Tuesday, July 12, 2011

What's Pharma Up To? Profits vs. Safety

A couple of news items these past couple of days reveal what the drug industry is up to--and what it isn't. (A reminder for newcomers--this blog is not about industry-bashing, it's mostly about medical-profession-bashing, arguing that many of the ethical problems at the interface between medicine and the pharmaceutical industry could best be resolved by a higher level of professionalism, and less greed, on medicine's part. But every once in a while we need to take a look on the other side of the fence to see what's going on there.)

First we see from the LA Times--
http://www.latimes.com/health/sc-dc-0709-debt-pharma-20110709,0,1832507.story
--how the industry is busy pulling out all the lobbying stops to make sure that any budget deal that passes Congress will not put a crimp in their profits. Some folks in Congress who want results and not political posturing have noted that demanding what seem to be reasonable discounts for government health care programs, for escalating drug costs, could save $112B over the next decade. The industry wants to put a quick stop to any such talk. So far, it's working.

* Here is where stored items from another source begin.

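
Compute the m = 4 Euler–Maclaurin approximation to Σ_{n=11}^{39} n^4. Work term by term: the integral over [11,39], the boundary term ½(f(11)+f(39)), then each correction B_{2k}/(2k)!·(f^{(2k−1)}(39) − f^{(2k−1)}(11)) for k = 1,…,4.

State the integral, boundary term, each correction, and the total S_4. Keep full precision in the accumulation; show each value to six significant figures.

∫_11^39 x^4 dx evaluates to 1.80126e+07.
½[f(11) + f(39)] = ½[14641.0 + 2.31344e+06] = 1.16404e+06.
Integral + boundary = 1.91767e+07.
Order-1 term: 1/12 · (237276 − 5324.00) = 19329.3.
Running total after k=1: 1.91960e+07.
Order-2 term: −1/720 · (936.000 − 264.000) = -0.933333.
Running total after k=2: 1.91960e+07.
Order-3 term: 1/30240 · (0.00000 − 0.00000) = 0.00000.
Running total after k=3: 1.91960e+07.
Order-4 term: −1/1209600 · (0.00000 − 0.00000) = 0.00000.

S_4 ≈ 1.91960e+07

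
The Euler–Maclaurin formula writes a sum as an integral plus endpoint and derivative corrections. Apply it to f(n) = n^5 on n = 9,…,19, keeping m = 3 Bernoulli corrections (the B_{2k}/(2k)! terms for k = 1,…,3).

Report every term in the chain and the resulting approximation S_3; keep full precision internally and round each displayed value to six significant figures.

The integral term ∫_9^19 x^5 dx = 7.75241e+06.
Boundary: ½(f(9) + f(19)) = ½(59049.0 + 2.47610e+06) = 1.26757e+06.
Running total after boundary: 9.01998e+06.
Order-1 term: 1/12 · (651605 − 32805.0) = 51566.7.
After k=1: 9.07155e+06.
Order-2 term: −1/720 · (21660.0 − 4860.00) = -23.3333.
After k=2: 9.07152e+06.
Order-3 term: 1/30240 · (120.000 − 120.000) = 0.00000.

S_3 ≈ 9.07152e+06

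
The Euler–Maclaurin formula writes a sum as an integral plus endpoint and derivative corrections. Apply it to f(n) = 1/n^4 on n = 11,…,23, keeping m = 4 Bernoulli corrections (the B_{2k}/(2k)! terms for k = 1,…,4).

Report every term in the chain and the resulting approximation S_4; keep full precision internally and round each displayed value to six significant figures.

The integral term ∫_11^23 1/x^4 dx = 0.000223042.
Boundary: ½(f(11) + f(23)) = ½(6.83013e-05 + 3.57346e-06) = 3.59374e-05.
So far: 0.000258979.
Order-1 term: 1/12 · (-6.21471e-07 − (-2.48369e-05)) = 2.01795e-06.
Running total after k=1: 0.000260997.
Order-2 term: −1/720 · (-3.52441e-08 − (-6.15790e-06)) = -8.50369e-09.
Running total after k=2: 0.000260989.
Order-3 term: 1/30240 · (-3.73094e-09 − (-2.84994e-06)) = 9.41205e-11.
Running total after k=3: 0.000260989.
Order-4 term: −1/1209600 · (-6.34754e-10 − (-2.11979e-06)) = -1.75194e-12.

S_4 ≈ 0.000260989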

The next question is what the industry is doing with its profits. Apparently, not assuring drug safety, according to a report recently released by the Pew Health Group and kindly summarized by our friends at PostScript:
http://postscript.communitycatalyst.org/?=2922
Basic bottom line is that a bunch of people died from contaminated Heparin a few years back, traced to shoddy ingredients from a Chinese factory. Since then everything has gotten worse--40 percent of all finished drug products, and 80 percent of the ingredients used to make drugs for the US market, now come from overseas, yet the industry's ability to trace the origins of those ingredients, and the FDA's ability to inspect the plants that make them, remain virtually nonexistent. You'd expect Congress to be indifferent when people in other countries die because of bad drugs, yet to sit up and take notice when some Americans die. Apparently that wake up call didn't happen. Certainly, left unregulated, the industry has no intention of changing present practices. As the Community Catalyst group that worked with Pew reported with a quote from a major brand name drug firm, it's all about how cheaply one can make the product.